Boron-Doped Radicals/Anions and Borylenes
Polycyclic aromatic hydrocarbon (PAH) materials are well-known as molecular vehicles for energy conversion and storage (e.g., sensors, electronics, solar energy). Our group seeks to understand the impact main-group heteroatoms have on traditional organic PAH materials. Boron, possessing an empty pz orbital, facilitates facile electronic structure modulation, leading to properties that are vastly different from their all-carbon analogues. Redox-active radicals possess energetically accessible electrons and are key compounds in charge transport and storage (e.g., batteries). While neutral, boron-doped PAHs are common, reduced complexes are rare, and we recently isolated stable borafluorene/borepin radicals and anions. We are also investigating these reduced boron-centered molecules as chemical synthons for the activation of a range of small gas molecules. Recently, we have prepared carbene-boron-N2 compounds that release N2 to form reactive borylenes. These transient borylene molecules have diverse reactivity including serving as a means to arrive at new boron-incorporated heterocycles.

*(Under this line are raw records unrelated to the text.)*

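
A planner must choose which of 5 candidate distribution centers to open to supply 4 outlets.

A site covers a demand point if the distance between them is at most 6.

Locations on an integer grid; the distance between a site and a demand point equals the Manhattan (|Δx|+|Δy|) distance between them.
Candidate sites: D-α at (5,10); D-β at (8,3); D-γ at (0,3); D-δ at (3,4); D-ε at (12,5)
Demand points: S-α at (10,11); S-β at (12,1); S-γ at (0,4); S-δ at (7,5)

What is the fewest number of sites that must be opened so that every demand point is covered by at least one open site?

Coverage sets (demand points within 6 of each site):
  D-α: {S-α}
  D-β: {S-β, S-δ}
  D-γ: {S-γ}
  D-δ: {S-γ, S-δ}
  D-ε: {S-β, S-δ}
No 2 sites suffice: every size-2 union leaves at least one demand point uncovered.
But {D-α, D-β, D-γ} covers everything, so the minimum is 3.

3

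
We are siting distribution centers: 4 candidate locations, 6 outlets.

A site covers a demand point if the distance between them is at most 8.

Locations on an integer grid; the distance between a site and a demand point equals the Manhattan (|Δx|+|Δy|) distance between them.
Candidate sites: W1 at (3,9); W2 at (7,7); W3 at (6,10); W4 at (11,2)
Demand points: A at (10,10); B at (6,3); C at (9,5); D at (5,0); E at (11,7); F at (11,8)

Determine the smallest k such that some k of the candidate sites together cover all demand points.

2

Coverage sets (demand points within 8 of each site):
  W1: {A}
  W2: {A, B, C, E, F}
  W3: {A, B, C, E, F}
  W4: {B, C, D, E, F}
No single site covers all 6 demand points.
But {W1, W4} covers everything, so the minimum is 2.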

Bond Activation by Low-Coordinate Heavy Pnictogens
Bismuth is a component of several drugs, including the well-known Pepto Bismol. When bismuth is reduced to lower oxidation states or rendered cationic its complexes typically become more reactive, and thus suitable for bond activation chemistry. Recent studies have shown that in some cases antimony compounds can be less toxic than the comparable bismuth reagents. While the low-valent and cationic chemistry of lighter group 15 elements (e.g., phosphorus, non-metal) has thrived for decades, the analogous antimony and bismuth (metal, non-toxic) chemistry has proven to be extremely challenging. However, in the last few years, heavy group 15 element redox and Lewis acid-promoted chemistry has received increased attention. We recently synthesized stibaalkeene and bismaalkene cations with rare C=Sb/Bi multiple bonds. We have used these types of cationic antimony and bismuth compounds for energy-relevant transformations of small molecules, including C-H activation. In a recent study, we prepared distibene and dibismuthene dications that undergo novel cycloaddition chemistry with alkenes and alkynes.